Kizner wrote that according to the Casey Foundation, Martinsville exceeds by 10 percent “the number of children born to mothers with less than a 12th-grade education.” That means that 25 percent of children born in Martinsville are born to mothers without 12-grade educations, he said Wednesday.

“Children born to children are high-risk children — high risk for abuse, medical and nutritional deficiencies,” as well as academic difficulties and other problems, he wrote in the newsletter. “The young mother is high risk for dropping out of school and having a lifetime income significantly behind her peers. The median income in Martinsville for a female-headed family is over $3,000 behind the state average, and the average per-capita income is $10,000 less than the state average.”

Kizner called teenage pregnancy “a very important issue that can no longer be ignored.”

“The number of children entering our schools living in the poverty range has increased by 10 percent in just five years (60 percent), and Martinsville is above the state average for children who are abused and neglected,” he wrote. “I doubt these kids will really care or can afford going to the new arena, or can take graduate courses at the New College or can visit nice restaurants in the uptown area.”

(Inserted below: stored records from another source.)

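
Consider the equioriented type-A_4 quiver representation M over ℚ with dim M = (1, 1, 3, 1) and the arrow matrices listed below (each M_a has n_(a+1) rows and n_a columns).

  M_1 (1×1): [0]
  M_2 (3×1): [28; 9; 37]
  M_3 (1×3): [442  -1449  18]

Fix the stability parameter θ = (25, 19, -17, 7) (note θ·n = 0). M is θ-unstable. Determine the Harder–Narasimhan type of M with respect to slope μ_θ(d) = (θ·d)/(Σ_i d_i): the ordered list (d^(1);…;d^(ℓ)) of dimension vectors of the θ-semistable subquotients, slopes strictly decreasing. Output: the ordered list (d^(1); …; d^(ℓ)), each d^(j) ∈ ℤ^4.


Barcode: M ≅ I[1,1], I[2,4], I[3,3]^2. HN layers by μ_θ (4 steps, strictly decreasing):
  μ^(1)=25; μ^(2)=7; μ^(3)=1; μ^(4)=-17

((1, 0, 0, 0); (0, 0, 0, 1); (0, 1, 1, 0); (0, 0, 2, 0))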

Kizner wrote these teens and their families generally cannot afford to leave Martinsville, as others have, “and chase where the jobs are or where better quality of life exists.”

He wrote that he suspects some people will think “this will encourage teenagers to have babies if we help them too much. Keep thinking that and maybe the problem will go away by just ‘tapping on ruby slippers.’ I believe that an educated child with hope and aspirations will avoid at all costs being pregnant. Now let us, as a community, invest in this hope.”

On Wednesday, he estimated that each year an average of six to eight girls drop out of the city school system or delay completing their educations because of pregnancy. He added that the school system has had girls as young as 13 get pregnant.

Kizner said teenage pregnancy is a problem that affects the whole community, not just the girls. “We can’t afford to let these girls drop out,” he said.